Brain Development and Early Sleep Cycles

The brain is undergoing rapid changes at 27 weeks. Eye movement activity, which researchers track with ultrasound, increases significantly between 24 and 29 weeks. By about 28 to 29 weeks, body movements and eye movements begin to synchronize during sleep, creating what’s known as “active sleep.” This is considered a precursor to REM sleep, the dreaming phase familiar in adults. The brain centers responsible for this coordination are just switching on, which means at 27 weeks the baby is right on the cusp of developing organized sleep and wake cycles rather than drifting in and out of consciousness randomly.

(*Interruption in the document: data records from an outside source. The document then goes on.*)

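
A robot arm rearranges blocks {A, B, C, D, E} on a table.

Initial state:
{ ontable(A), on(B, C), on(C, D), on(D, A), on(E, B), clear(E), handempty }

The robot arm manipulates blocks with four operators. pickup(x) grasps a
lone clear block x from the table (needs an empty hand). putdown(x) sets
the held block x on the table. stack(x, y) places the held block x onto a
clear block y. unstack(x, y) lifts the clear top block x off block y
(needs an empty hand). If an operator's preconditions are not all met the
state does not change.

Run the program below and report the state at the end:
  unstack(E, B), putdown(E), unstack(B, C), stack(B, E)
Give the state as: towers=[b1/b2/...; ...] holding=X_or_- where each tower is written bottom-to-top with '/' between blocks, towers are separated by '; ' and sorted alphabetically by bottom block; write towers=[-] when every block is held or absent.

step 1 (unstack(E, B)): towers=[A/D/C/B] holding=E
step 2 (putdown(E)): towers=[A/D/C/B; E] holding=-
step 3 (unstack(B, C)): towers=[A/D/C; E] holding=B
step 4 (stack(B, E)): towers=[A/D/C; E/B] holding=-

towers=[A/D/C; E/B] holding=-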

This neurological leap has practical implications. Babies born very prematurely before these sleep centers mature face additional challenges with brain organization. At 27 weeks, the wiring is almost there but not yet fully functional.

Lung Development

The lungs are one of the last organs to mature, and at 27 weeks they’re in an active stage of preparation. The cells responsible for producing surfactant, a slippery substance that keeps the tiny air sacs from collapsing, are differentiating between 24 and 34 weeks. At 27 weeks, surfactant production is underway but not yet at the level needed for independent breathing. The air sacs themselves won’t reach their final number and size until well after birth, continuing to multiply up to about three years of age.

This is why lung support is the primary concern for babies born at this stage. The lungs can function with medical help, but they aren’t ready to work on their own.

What Happens If a Baby Is Born at 27 Weeks

A baby born at 27 weeks is considered very preterm but has a strong chance of survival with neonatal intensive care. Survival rates in published studies range from roughly 77% to 90%, depending on the medical center and the individual circumstances. Factors like the baby’s sex (girls tend to fare slightly better), the presence of infection, and whether the mother received steroid injections before delivery all influence outcomes.

Babies born this early typically need help breathing, regulating body temperature, and feeding. The most common complications that medical teams watch for involve the lungs, the brain’s blood vessels, and the digestive system. A NICU stay of several weeks to a few months is standard, with the goal of getting the baby to the developmental point it would have reached inside the womb.

How 27 Weeks Compares to Nearby Weeks

Development in the third trimester moves fast. At 25 weeks, the baby is noticeably thinner and the skin is more wrinkled. By 27 weeks, added fat is softening the appearance. By 32 weeks, the skin loses its translucency entirely, and by 36 weeks the lanugo has mostly disappeared, replaced by a fuller head of hair in many babies. Weight gain accelerates sharply in the coming weeks: the baby will roughly triple its current weight before birth.

At 27 weeks, the baby looks recognizably like a newborn but in miniature, with proportionally large eyes, visible eyelashes, and skin that’s still working toward its final layers of insulating fat.